Merupakan hasil dari respon host yang terganggu pada mikroba potensial pathogen. NUG
biasanya terjadi pada free gingiva yang dapat menyebabkan nekrosis dari gingiva tersebut yang
disebabkan oleh bakteri.

Antibiotik efektif dalam NUG. Pasien dengan NUG moderat-severe dan local
lymphadenopathy. Dapat diberikan amoxicillin dengan dosis 500mg setiap 6 jam untuk 10 hari.
Untuk pasien yang sensitive antibiotic golongan penisilin dapat diberikan erythromycin 500mg
setiap 6jam atau metronidazole 500mg 2 kali sehari untuk 7 hari.

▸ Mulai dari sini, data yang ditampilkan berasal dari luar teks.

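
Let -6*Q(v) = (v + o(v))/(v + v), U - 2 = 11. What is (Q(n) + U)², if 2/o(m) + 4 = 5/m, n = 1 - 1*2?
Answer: 1940449/11664 ≈ 166.36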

Pasien NUG yang diberikan
antibiotik hanya pasien dengan gejala sistemik seperti : demam tinggi, malaise, anoreksia. Dan
tidak disarankan pemberian antibiotic pada pasien tidak ada gejala sistemik.

2.4.1 Erythromycin

Merupakan anti-mikroba dari golongan macrolides yang memiliki 2 sifat yaitu


bacteriostatic dan bactericidal tergantung dosis yang diberikan.

2.4.2 Mentronidazole

Merupakan antibiotik yang digunakan untuk masalah infeksi protozoa. Dan memiliki
sifat bakterisidal terhadap bakteri anaerob meliputi Porphymonas gingivalis dan Prevotella
Intermedia . metronidazole efektif melawan A.actinomycetemcomitans jika dikombinasikan
dengan antibiotik lain.
DAFTAR PUSTAKA

- Buku Carranza ed 13 hal 479-487


- Jurnal (link : https://www.ncbi.nlm.nih.gov/pmc/articles/PMC4592514/pdf/nihms706377.pdf )
- Newman MG, Carranza FA, Takei HH, Klokkevold PR. Clinical Periodontology 13th ed.
China : Elsevier,2019: 390,471-473,488-489,496,555-560.